The notes take an odd detour into a description of children playing jacks, "Then all of a sudden came 'Pharaoh's dream,'" says Funk, a bit astonished at the irrational path "The Deer" took. As it happened, she had been rereading a story from Genesis in which Joseph interprets the dream of Pharaoh as prophecy: In the time of plenty, the Egyptians need to store grain for the coming famine. "It just descended into the poem," Funk says.

She avoids moving from pen and ink to the keyboard because "I want to keep it slippery as long as possible, and I allow myself to write really terrible lines and to keep coming back and back. It's very, very bad to stop that process of the imagination too early. It takes a long time to get past the surface, to get down under it." She does allow herself the idea of an ending, which is more of a place to land, or "a resting place." In this case, she says, an image of the deer, "'their bodies bronzed in the dying light' -- that became the ending for a while, but I thought 'Oh God, it's like Dylan Thomas,'" Funk says. "I knew that was melodramatic and not going to work, but I needed to have a temporary place on which to feel the poem would eventually be over." She laughs at the sense of frustration: "And I wouldn't have to sit here any longer!"

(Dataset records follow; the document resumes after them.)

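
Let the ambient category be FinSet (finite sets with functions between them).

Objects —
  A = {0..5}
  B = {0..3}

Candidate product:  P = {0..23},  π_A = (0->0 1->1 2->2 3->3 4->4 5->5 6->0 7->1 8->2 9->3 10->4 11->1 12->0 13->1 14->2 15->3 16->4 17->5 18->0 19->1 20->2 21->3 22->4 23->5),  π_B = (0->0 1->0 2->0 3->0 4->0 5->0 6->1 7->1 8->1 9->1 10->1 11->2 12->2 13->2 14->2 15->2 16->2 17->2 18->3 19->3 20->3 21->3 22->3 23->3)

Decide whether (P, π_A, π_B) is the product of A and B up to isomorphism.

Answer: NOT A VALID PRODUCT — duplicate pair at indices 13,11

Work:
|A|·|B| = 6·4 = 24;  |P| = 24
Check the pairing map k ↦ (π_A(k), π_B(k)):
  0 -> (0,0)
  1 -> (1,0)
  2 -> (2,0)
  3 -> (3,0)
  4 -> (4,0)
  5 -> (5,0)
  6 -> (0,1)
  7 -> (1,1)
  8 -> (2,1)
  9 -> (3,1)
  10 -> (4,1)
  11 -> (1,2)
  12 -> (0,2)
  13 -> (1,2)  ✗ repeats pair of k=11
  14 -> (2,2)
  15 -> (3,2)
  16 -> (4,2)
  17 -> (5,2)
  18 -> (0,3)
  19 -> (1,3)
  20 -> (2,3)
  21 -> (3,3)
  22 -> (4,3)
  23 -> (5,3)
distinct pairs in image: 23 / 24 needed
  → (1,2) hit at k=11 and k=13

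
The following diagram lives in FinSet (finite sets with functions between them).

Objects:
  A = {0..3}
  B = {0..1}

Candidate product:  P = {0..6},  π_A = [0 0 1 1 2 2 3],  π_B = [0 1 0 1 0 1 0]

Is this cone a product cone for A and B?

Answer: NOT A VALID PRODUCT — |P|=7 ≠ |A|·|B|=8

Trace:
|A|·|B| = 4·2 = 8;  |P| = 7
  → cardinalities differ; no bijection possible.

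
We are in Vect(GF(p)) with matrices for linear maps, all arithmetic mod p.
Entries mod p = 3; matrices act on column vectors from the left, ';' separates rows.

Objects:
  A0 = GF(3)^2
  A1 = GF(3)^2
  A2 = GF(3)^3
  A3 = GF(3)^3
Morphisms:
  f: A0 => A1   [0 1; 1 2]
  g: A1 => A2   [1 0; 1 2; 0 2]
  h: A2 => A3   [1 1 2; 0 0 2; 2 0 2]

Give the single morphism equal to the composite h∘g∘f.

  e0=(1,0) f=>(0,1) g=>(0,2,2) h=>(0,1,1)
  e1=(0,1) f=>(1,2) g=>(1,2,1) h=>(2,2,1)
⟦path⟧: [0 2; 1 2; 1 1]

Answer: [0 2; 1 2; 1 1]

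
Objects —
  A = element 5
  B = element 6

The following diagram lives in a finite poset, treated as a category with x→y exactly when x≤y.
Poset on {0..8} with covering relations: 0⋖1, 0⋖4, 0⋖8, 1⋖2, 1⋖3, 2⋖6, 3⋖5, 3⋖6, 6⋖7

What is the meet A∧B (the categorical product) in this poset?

Answer: A∧B = 3

Trace:
{x : x≤A ∧ x≤B} = {0,1,3}  (A=5, B=6)
  0 ≤ 3
  1 ≤ 3
  3 ≤ 3
glb = 3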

After a few days the poem, still called "Gratitude," began to take shape. Funk began to construct line breaks and stanzas -- "Even-lined stanzas are too neat. There's a lack of balance" -- with three lines. "I want to make it more uncertain." She reads aloud from the notebook: "'What the deer at nightfall consume/may be what we thought/we needed but can live without.//Try to forget the labor, the hours/you dug out the grove of young walnuts/to let the sun in here' -- I'm still talking to myself -- 'the neglected arbor.' I don't have it here." She hunts for more details to describe the scene: "'Poison ivy, the woody remains, the pea-sized grapes, chameleon-green clusters/how quickly we read into it ... and is quickly lassoed'? Now, that may have gotten me to the figure eights (of the bees). I don't know."

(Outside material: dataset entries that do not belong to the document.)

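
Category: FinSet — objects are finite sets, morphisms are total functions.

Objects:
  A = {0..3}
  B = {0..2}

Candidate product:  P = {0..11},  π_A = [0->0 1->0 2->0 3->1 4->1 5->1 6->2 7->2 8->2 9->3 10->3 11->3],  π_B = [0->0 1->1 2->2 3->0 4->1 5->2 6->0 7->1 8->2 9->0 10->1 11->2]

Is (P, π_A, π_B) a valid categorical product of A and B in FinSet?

|A|·|B| = 4·3 = 12;  |P| = 12
Check the pairing map k ↦ (π_A(k), π_B(k)):
  0 -> (0,0)
  1 -> (0,1)
  2 -> (0,2)
  3 -> (1,0)
  4 -> (1,1)
  5 -> (1,2)
  6 -> (2,0)
  7 -> (2,1)
  8 -> (2,2)
  9 -> (3,0)
  10 -> (3,1)
  11 -> (3,2)
distinct pairs in image: 12 / 12 needed
  → bijection onto A×B; projections well-typed.

Answer: VALID PRODUCT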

In search of an ending, she returned to the idea of Pharaoh's dream, and words such as "storage" and "bounty" and "cold season" appeared. Reading her notes, Funk says, "I'm realizing this is where to go, but I haven't found the language yet." Characters emerged -- a couple holding hands; dialogue with stage directions. Funk laughs at these detours: "I'm trying to dramatize it in my own mind."

With any poem, she doesn't turn to the keyboard until "I really have a longing for something that seems concrete, that seems real." The title "The Deer" appeared on the typewritten drafts for the first time. Funk has found the simple, resonant phrase "after the growing season is over," broadening the poem at its conclusion. "The poem continued to instruct me," says Funk. "Most of my poems, I can't say that about. I continued to come back and try to understand what this poem was saying to me. I cared about it that much."

But the poem is still not finished after Funk prints pages and pages of drafts from the computer. Even after "The Deer" is published in the literary journal Shenandoah, she changes the second line of the first stanza, placing the line break at "needed" rather than "thought." "I really saw the important phrase was 'we thought we needed' and I wanted to keep those four words together. I have a feeling that maybe initially I was playing with the half-rhymes here -- 'night, thought, without' -- and maybe that, to some degree, brought about the initial line break. And then I wanted a couple of things, I think: I wanted it more subtle than that. I wanted to embed the thought. I came increasingly to understand what the poem was about even after it was finished, and I wanted to cluster 'what we thought we needed.' And for rhythmical reasons it worked much better also. So for reasons of honesty, or commitment to the idea ... I think it's more of a mature line break in the sense of it being wiser. Is that possible?"

Months, years later, she still questions the final version: Is "Under the poor lantern/of the moon" too decorative? "We have to continually call ourselves back to look more closely," she says, "to see more clearly, to deal less mercilessly with ourselves." And, ultimately, the work it takes to make a meaningful poem, like the work it takes to live a meaningful life, involves "staying in the dark long enough to see."